In pages taken from a 253-page transcript of Cohen’s May 3, 2012, deposition, Cohen testified he remembered only that, in the pivotal 2008 call from Martoma, the fund manager told Cohen he was “getting uncomfortable” with the firm’s Elan investment.

The defense also claims Cohen’s testimony shows Martoma wasn’t involved in decisions to sell Wyeth and Elan shares short, or to liquidate the positions through so-called dark pools and other measures prosecutors said were intended to disguise trading by the Stamford, Connecticut-based hedge fund.

Because Cohen “intends to assert his constitutional rights” not to risk incriminating himself by testifying at Martoma’s trial, the defense should be permitted to use the SEC testimony in its defense, Martoma’s lawyers have argued.

Martoma asked Gardephe to order the U.S. to turn over communications between the government and the two cooperating doctors. Martoma claims that Gilman and Ross both initially told investigators they weren’t involved in passing inside information to him.
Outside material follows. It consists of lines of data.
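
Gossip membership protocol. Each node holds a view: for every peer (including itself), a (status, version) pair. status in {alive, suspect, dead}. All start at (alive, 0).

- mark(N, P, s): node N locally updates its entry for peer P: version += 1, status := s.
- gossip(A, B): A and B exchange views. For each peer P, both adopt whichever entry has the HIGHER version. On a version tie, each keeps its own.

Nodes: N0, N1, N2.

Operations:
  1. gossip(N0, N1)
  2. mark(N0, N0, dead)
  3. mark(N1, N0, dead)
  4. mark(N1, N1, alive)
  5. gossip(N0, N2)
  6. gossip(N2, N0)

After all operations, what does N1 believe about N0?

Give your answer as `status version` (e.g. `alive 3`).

Answer: dead 1

Derivation:
Op 1: gossip N0<->N1 -> N0.N0=(alive,v0) N0.N1=(alive,v0) N0.N2=(alive,v0) | N1.N0=(alive,v0) N1.N1=(alive,v0) N1.N2=(alive,v0)
Op 2: N0 marks N0=dead -> (dead,v1)
Op 3: N1 marks N0=dead -> (dead,v1)
Op 4: N1 marks N1=alive -> (alive,v1)
Op 5: gossip N0<->N2 -> N0.N0=(dead,v1) N0.N1=(alive,v0) N0.N2=(alive,v0) | N2.N0=(dead,v1) N2.N1=(alive,v0) N2.N2=(alive,v0)
Op 6: gossip N2<->N0 -> N2.N0=(dead,v1) N2.N1=(alive,v0) N2.N2=(alive,v0) | N0.N0=(dead,v1) N0.N1=(alive,v0) N0.N2=(alive,v0)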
Martoma is also seeking to bar jurors from hearing that he fainted when confronted by two FBI agents outside his Boca Raton, Florida, home on Nov. 8, 2011. The government claims the reaction shows he was aware of his guilt. Martoma’s lawyers counter that the evidence would unfairly prejudice jurors against their client and that FBI questioning would naturally make someone anxious.

Gardephe hasn’t yet ruled on the requests.

The case is U.S. v. Steinberg, 12-cr-00121, U.S. District Court, Southern District of New York (Manhattan).